Space Program Research Indicates Extraterrestrial Life Likely

November 17, 2013 in Technology, Top News

NASA SAM instrument suite

The Sample Analysis at Mars instrument suite, prior to its installation on the Curiosity rover. Source: NASA’s Goddard Space Flight Center.

Research findings by NASA scientists appear to raise the odds of confirming the existence of past life in the solar system, and of finding other biologically viable planets in the extended universe. NASA’s Curiosity rover has gathered soil materials from Mars that indicate at least a several percent presence of water by weight.

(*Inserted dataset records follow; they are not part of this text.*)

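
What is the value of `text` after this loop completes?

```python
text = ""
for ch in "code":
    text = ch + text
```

Reverse 'code'
`text` takes the values: "" → "c" → "oc" → "doc" → "edoc"

Answer: "edoc"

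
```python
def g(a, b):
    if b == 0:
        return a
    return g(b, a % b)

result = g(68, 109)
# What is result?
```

g(68, 109) -> g(109, 68) -> g(68, 41) -> g(41, 27) -> g(27, 14) -> g(14, 13) -> g(13, 1) -> g(1, 0) -> 1

Answer: 1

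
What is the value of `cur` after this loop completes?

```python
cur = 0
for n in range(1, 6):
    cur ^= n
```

XOR of 1 to 5
`cur` takes the values: 0 → 1 → 3 → 0 → 4 → 1

Answer: 1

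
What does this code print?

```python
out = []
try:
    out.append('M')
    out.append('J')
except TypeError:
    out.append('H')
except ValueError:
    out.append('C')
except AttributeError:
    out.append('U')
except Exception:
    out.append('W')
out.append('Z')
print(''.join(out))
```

Execution trace: 'M' (try body) → 'J' (try body, no exception) → 'Z' (after the try/except). Output: MJZ

Answer: MJZ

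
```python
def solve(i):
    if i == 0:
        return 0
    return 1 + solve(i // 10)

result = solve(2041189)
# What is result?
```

Count of digits of 2041189: 7

Answer: 7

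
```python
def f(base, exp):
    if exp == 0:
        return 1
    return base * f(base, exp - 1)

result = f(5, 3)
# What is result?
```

f(5, 3) = 5 * 5 * 5 = 125

Answer: 125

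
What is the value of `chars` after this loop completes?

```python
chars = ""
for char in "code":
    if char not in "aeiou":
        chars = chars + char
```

Remove vowels from 'code'
`chars` takes the values: "" → "c" → "cd"

Answer: "cd"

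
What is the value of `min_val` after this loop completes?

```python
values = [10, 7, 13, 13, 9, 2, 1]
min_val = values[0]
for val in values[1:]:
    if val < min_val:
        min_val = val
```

Minimum of [10, 7, 13, 13, 9, 2, 1]
`min_val` takes the values: 10 → 7 → 2 → 1

Answer: 1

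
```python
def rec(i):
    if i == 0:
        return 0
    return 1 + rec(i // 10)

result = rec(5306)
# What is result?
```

Count of digits of 5306: 4

Answer: 4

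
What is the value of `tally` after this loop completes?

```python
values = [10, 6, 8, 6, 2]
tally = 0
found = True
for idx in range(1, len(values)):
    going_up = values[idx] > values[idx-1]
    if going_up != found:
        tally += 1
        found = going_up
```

Count direction changes in [10, 6, 8, 6, 2]
`tally` takes the values: 0 → 1 → 2 → 3

Answer: 3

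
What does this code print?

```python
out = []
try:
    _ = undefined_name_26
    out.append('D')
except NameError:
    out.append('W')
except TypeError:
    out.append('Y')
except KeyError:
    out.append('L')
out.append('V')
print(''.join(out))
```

Execution trace: 'W' (except NameError) → 'V' (after the try/except). Output: WV

Answer: WV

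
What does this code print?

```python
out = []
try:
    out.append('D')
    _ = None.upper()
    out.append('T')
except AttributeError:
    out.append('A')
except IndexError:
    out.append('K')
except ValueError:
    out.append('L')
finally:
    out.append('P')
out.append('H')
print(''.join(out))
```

Execution trace: 'D' (try body) → 'A' (except AttributeError) → 'P' (finally) → 'H' (after the try/except). Output: DAPH

Answer: DAPH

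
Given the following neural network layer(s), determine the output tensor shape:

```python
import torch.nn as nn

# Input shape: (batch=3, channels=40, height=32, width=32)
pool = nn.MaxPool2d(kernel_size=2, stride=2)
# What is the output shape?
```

Input: (3, 40, 32, 32) -> Output: (3, 40, 16, 16)

Answer: (3, 40, 16, 16)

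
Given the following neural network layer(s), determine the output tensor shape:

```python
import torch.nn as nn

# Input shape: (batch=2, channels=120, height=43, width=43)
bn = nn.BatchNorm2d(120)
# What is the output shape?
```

Input: (2, 120, 43, 43) -> Output: (2, 120, 43, 43)

Answer: (2, 120, 43, 43)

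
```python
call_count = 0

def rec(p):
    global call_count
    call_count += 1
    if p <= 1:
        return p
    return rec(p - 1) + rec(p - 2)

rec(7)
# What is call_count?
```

Calls(p) = 1 + Calls(p-1) + Calls(p-2); Calls(0)=Calls(1)=1. For p=7 this gives 41.

Answer: 41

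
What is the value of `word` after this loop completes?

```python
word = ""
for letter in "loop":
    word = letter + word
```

Reverse 'loop'
`word` takes the values: "" → "l" → "ol" → "ool" → "pool"

Answer: "pool"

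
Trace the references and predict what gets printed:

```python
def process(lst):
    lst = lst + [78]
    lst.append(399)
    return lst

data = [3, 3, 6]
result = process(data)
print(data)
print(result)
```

Key concept: rebinding parameter vs mutation.
Step by step:
`data = [3, 3, 6]` → data = [3, 3, 6]
`result = process(data)` → result = [3, 3, 6, 78, 399]
`print(data)` → prints [3, 3, 6]
`print(result)` → prints [3, 3, 6, 78, 399]

Answer:
[3, 3, 6]
[3, 3, 6, 78, 399]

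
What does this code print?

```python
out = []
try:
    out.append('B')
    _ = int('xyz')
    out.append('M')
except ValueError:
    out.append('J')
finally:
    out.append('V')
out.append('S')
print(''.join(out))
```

Execution trace: 'B' (try body) → 'J' (except ValueError) → 'V' (finally) → 'S' (after the try/except). Output: BJVS

Answer: BJVS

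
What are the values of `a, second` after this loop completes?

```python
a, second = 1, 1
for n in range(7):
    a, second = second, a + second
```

Fibonacci: after 7 iterations
`a, second` takes the values: (1, 1) → (1, 2) → (2, 3) → (3, 5) → (5, 8) → (8, 13) → (13, 21) → (21, 34)

Answer: 21, 34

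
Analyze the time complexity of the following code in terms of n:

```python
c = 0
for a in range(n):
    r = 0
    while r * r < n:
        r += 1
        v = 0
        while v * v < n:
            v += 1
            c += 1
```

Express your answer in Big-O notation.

Each loop level contributes: n × √n × √n. Multiplying the contributions gives O(n^2).

Answer: O(n^2)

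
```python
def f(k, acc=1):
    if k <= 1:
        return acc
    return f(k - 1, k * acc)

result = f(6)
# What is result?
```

Accumulator trace (n, acc): (6, 1) -> (5, 6) -> (4, 30) -> (3, 120) -> (2, 360) -> (1, 720) -> return 720

Answer: 720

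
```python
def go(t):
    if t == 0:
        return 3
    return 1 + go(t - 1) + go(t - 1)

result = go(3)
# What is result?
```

go(t) = 1 + 2·go(t-1), go(0)=3. Closed form: (3+1)·2^3 - 1 = 31.

Answer: 31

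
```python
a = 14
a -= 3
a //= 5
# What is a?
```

Trace:
`a = 14` → a = 14
`a -= 3` → a = 11
`a //= 5` → a = 2
So a = 2

Answer: 2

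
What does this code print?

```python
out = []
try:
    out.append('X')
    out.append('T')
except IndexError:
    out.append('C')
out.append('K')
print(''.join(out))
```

Execution trace: 'X' (try body) → 'T' (try body, no exception) → 'K' (after the try/except). Output: XTK

Answer: XTK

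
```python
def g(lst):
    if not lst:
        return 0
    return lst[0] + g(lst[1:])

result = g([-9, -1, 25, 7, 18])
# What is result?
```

(-9) + (-1) + 25 + 7 + 18 + 0 = 40

Answer: 40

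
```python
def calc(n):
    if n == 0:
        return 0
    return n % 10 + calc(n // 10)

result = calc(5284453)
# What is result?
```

Sum of digits of 5284453: 3 + 5 + 4 + 4 + 8 + 2 + 5 = 31

Answer: 31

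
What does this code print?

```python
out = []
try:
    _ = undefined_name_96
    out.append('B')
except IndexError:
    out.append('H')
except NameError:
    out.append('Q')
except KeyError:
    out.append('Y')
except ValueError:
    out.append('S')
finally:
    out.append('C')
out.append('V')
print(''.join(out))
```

Execution trace: 'Q' (except NameError) → 'C' (finally) → 'V' (after the try/except). Output: QCV

Answer: QCV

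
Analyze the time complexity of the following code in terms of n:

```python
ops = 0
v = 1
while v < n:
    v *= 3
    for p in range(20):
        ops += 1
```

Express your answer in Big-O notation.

Each loop level contributes: log n × 1. Multiplying the contributions gives O(log n).

Answer: O(log n)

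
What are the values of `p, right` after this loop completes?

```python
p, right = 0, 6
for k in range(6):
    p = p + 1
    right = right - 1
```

p goes 0→6, right goes 6→0
`p, right` takes the values: (0, 6) → (1, 6) → (1, 5) → (2, 5) → (2, 4) → (3, 4) → (3, 3) → (4, 3) → (4, 2) → (5, 2) → (5, 1) → (6, 1) → (6, 0)

Answer: 6, 0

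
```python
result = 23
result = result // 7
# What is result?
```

Trace:
`result = 23` → result = 23
`result = result // 7` → result = 3
So result = 3

Answer: 3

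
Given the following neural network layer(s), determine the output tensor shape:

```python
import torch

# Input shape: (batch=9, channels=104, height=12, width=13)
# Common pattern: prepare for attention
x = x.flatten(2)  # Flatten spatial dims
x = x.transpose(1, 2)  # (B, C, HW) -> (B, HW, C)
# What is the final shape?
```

Input: (9, 104, 12, 13) -> after flatten(2): (9, 104, 156) -> Output: (9, 156, 104)

Answer: (9, 156, 104)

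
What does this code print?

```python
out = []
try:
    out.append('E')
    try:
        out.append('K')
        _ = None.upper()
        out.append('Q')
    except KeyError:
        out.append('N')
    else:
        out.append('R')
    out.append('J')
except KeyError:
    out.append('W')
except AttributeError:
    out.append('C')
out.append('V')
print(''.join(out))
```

Execution trace: 'E' (try body) → 'K' (inner try body) → 'C' (except AttributeError) → 'V' (after the try/except). Output: EKCV

Answer: EKCV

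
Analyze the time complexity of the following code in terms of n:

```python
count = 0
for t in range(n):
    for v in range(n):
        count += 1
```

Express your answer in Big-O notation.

Each loop level contributes: n × n. Multiplying the contributions gives O(n^2).

Answer: O(n^2)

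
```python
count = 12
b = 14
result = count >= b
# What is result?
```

Trace:
`count = 12` → count = 12
`b = 14` → b = 14
`result = count >= b` → result = False
So result = False

Answer: False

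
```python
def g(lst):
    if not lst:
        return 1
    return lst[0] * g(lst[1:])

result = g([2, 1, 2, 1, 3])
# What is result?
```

Product over [2, 1, 2, 1, 3] = 2 * 1 * 2 * 1 * 3 = 12

Answer: 12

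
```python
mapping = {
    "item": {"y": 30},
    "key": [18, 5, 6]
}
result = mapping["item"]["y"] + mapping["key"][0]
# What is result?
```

Trace:
`mapping = { ...` → mapping = {'item': {'y': 30}, 'key': [18, 5, 6]}
`result = mapping["item"]["y"] + mapping["key"][0]` → result = 48
So result = 48

Answer: 48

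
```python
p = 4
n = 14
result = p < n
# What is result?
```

Trace:
`p = 4` → p = 4
`n = 14` → n = 14
`result = p < n` → result = True
So result = True

Answer: True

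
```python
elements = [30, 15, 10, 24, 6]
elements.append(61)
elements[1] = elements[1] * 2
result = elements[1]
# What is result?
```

Trace:
`elements = [30, 15, 10, 24, 6]` → elements = [30, 15, 10, 24, 6]
`elements.append(61)` → elements = [30, 15, 10, 24, 6, 61]
`elements[1] = elements[1] * 2` → elements = [30, 30, 10, 24, 6, 61]
`result = elements[1]` → result = 30
So result = 30

Answer: 30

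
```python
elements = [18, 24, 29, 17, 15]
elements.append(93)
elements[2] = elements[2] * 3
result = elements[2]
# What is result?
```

Trace:
`elements = [18, 24, 29, 17, 15]` → elements = [18, 24, 29, 17, 15]
`elements.append(93)` → elements = [18, 24, 29, 17, 15, 93]
`elements[2] = elements[2] * 3` → elements = [18, 24, 87, 17, 15, 93]
`result = elements[2]` → result = 87
So result = 87

Answer: 87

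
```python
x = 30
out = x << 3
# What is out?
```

Trace:
`x = 30` → x = 30
`out = x << 3` → out = 240
So out = 240

Answer: 240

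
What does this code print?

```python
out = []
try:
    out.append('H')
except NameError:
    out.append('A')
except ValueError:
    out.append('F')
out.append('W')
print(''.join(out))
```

Execution trace: 'H' (try body, no exception) → 'W' (after the try/except). Output: HW

Answer: HW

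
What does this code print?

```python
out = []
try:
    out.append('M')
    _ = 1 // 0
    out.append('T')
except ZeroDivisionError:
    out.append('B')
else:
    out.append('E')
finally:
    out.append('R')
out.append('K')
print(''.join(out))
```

Execution trace: 'M' (try body) → 'B' (except ZeroDivisionError) → 'R' (finally) → 'K' (after the try/except). Output: MBRK

Answer: MBRK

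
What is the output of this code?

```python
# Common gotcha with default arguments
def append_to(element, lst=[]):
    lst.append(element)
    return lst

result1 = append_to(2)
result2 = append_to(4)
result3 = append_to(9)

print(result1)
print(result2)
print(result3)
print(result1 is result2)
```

Key concept: mutable default argument gotcha.
Step by step:
`result1 = append_to(2)` → result1 = [2]
`result2 = append_to(4)` → result1 = [2, 4] (same object as result2); result2 = [2, 4] (same object as result1)
`result3 = append_to(9)` → result1 = [2, 4, 9] (same object as result2, result3); result2 = [2, 4, 9] (same object as result1, result3); result3 = [2, 4, 9] (same object as result1, result2)
`print(result1)` → prints [2, 4, 9]
`print(result2)` → prints [2, 4, 9]
`print(result3)` → prints [2, 4, 9]
`print(result1 is result2)` → prints True

Answer:
[2, 4, 9]
[2, 4, 9]
[2, 4, 9]
True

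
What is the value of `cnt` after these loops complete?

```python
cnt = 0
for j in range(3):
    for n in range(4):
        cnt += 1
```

3 * 4 = 12
`cnt` takes the values: 0 → 1 → 2 → 3 → 4 → 5 → 6 → 7 → 8 → 9 → 10 → 11 → 12

Answer: 12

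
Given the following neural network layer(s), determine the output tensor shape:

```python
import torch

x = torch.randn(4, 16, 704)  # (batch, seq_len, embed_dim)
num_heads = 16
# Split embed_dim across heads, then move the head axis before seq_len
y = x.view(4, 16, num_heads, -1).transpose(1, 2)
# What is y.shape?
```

Input: (4, 16, 704) -> head_dim = 704 // 16 = 44; after view: (4, 16, 16, 44) -> after transpose(1, 2): (4, 16, 16, 44) -> Output: (4, 16, 16, 44)

Answer: (4, 16, 16, 44)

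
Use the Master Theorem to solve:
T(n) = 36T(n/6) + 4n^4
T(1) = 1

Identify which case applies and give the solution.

a=36, b=6, f(n)=4n^4. log_6(36) = 2. Since c=4 > 2 and the regularity condition holds (36(n/6)^4 = (36/6^4)n^4 with 36/6^4 < 1), Case 3 applies: T(n) = Θ(f(n)) = O(n^4).

Answer: O(n^4) - Case 3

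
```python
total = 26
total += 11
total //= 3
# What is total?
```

Trace:
`total = 26` → total = 26
`total += 11` → total = 37
`total //= 3` → total = 12
So total = 12

Answer: 12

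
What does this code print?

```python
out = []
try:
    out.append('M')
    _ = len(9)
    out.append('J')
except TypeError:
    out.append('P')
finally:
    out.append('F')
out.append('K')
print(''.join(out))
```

Execution trace: 'M' (try body) → 'P' (except TypeError) → 'F' (finally) → 'K' (after the try/except). Output: MPFK

Answer: MPFK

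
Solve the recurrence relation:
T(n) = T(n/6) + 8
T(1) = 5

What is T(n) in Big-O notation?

Each step divides n by 6 and adds 8. After log_6(n) steps we reach T(1)=5. So T(n) = 8·log_6(n) + 5 = O(log n).

Answer: O(log n)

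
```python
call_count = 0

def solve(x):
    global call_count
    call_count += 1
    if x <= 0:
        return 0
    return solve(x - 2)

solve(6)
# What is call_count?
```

Linear recursion stepping by 2: 4 calls from x=6 down to ≤0.

Answer: 4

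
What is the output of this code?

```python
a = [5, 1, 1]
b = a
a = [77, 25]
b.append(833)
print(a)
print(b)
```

Key concept: rebinding vs mutation: a is rebound to a new list, b still points at the original.
Step by step:
`a = [5, 1, 1]` → a = [5, 1, 1]
`b = a` → b = [5, 1, 1] (same object as a)
`a = [77, 25]` → a = [77, 25]
`b.append(833)` → b = [5, 1, 1, 833]
`print(a)` → prints [77, 25]
`print(b)` → prints [5, 1, 1, 833]

Answer:
[77, 25]
[5, 1, 1, 833]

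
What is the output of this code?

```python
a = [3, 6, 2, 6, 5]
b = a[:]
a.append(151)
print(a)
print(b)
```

Key concept: slice [:] creates copy.
Step by step:
`a = [3, 6, 2, 6, 5]` → a = [3, 6, 2, 6, 5]
`b = a[:]` → b = [3, 6, 2, 6, 5]
`a.append(151)` → a = [3, 6, 2, 6, 5, 151]
`print(a)` → prints [3, 6, 2, 6, 5, 151]
`print(b)` → prints [3, 6, 2, 6, 5]

Answer:
[3, 6, 2, 6, 5, 151]
[3, 6, 2, 6, 5]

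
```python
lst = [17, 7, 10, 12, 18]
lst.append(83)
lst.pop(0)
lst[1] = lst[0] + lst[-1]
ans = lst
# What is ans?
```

Trace:
`lst = [17, 7, 10, 12, 18]` → lst = [17, 7, 10, 12, 18]
`lst.append(83)` → lst = [17, 7, 10, 12, 18, 83]
`lst.pop(0)` → lst = [7, 10, 12, 18, 83]
`lst[1] = lst[0] + lst[-1]` → lst = [7, 90, 12, 18, 83]
`ans = lst` → ans = [7, 90, 12, 18, 83]
So ans = [7, 90, 12, 18, 83]

Answer: [7, 90, 12, 18, 83]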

Curiosity is the first rover on Mars capable of gathering and processing rock and soil samples. Curiosity uses a Sample Analysis at Mars instrument suite (SAM), including gas chromatography, mass spectrometry and tunable laser spectrometry to identify chemical compounds and isotopic ratios capable of showing evidence of water, as well as at least trace levels of organic compounds.

Laurie Leshin, dean of the School of Science at Rensselaer Polytechnic Institute reported recently, “One of the most exciting results from this very first solid sample ingested by Curiosity is the high percentage of water in the soil.”

According to comments by Leshin and NASA reports in September, about two percent of the soil on the surface of Mars is made up of water.

A paper by the Mars Science Laboratory Science Team reports on the methodologies being used in the use of SAM instruments on Mars. It describes scientists using the Mars rover’s scoop to gather up dust, dirt and finely grained soil from a sandy area known as Rocknest. Researchers used SAM to heat the fine dust, dirt and soil to 1,535 degrees Fahrenheit. This revealed a compound containing chlorine and oxygen, as well as indicating the presence of carbonate materials, which form in the presence of water.

NASA’s Kepler telescope program also has emerged with significant findings related to the search for life beyond earth. Monday, Nov. 4 marked an international gathering of scientists at NASA’s Ames Research Center in Moffett Field, Calif. to discuss new findings from the analysis of Kepler Space Telescope data. At that forum the Kepler team announced the discovery of 833 new candidate planets which may be habitable for life, coming to a total of 3,538 such planets. Of these, Kepler has confirmed at least five planets as habitable zones, two of these in a single solar system.

According to NASA, “Kepler’s mission is to determine what percentage of stars like the sun harbor small planets the approximate size and temperature of Earth. For four years, the space telescope simultaneously and continuously monitors the brightness of more than 150,000 stars, recording a measurement every 30 minutes. More than a year of the collected data remains to be fully reviewed and analyzed.”

Findings at this time appear to indicate high numbers of life-friendly planets in existence within the discernible universe. About 22 percent of sun-like stars in our own Milky Way galaxy alone are orbited by potentially habitable planets about the size of Earth. As many as two billion planets in a 12 light-year radius may be suitable for life.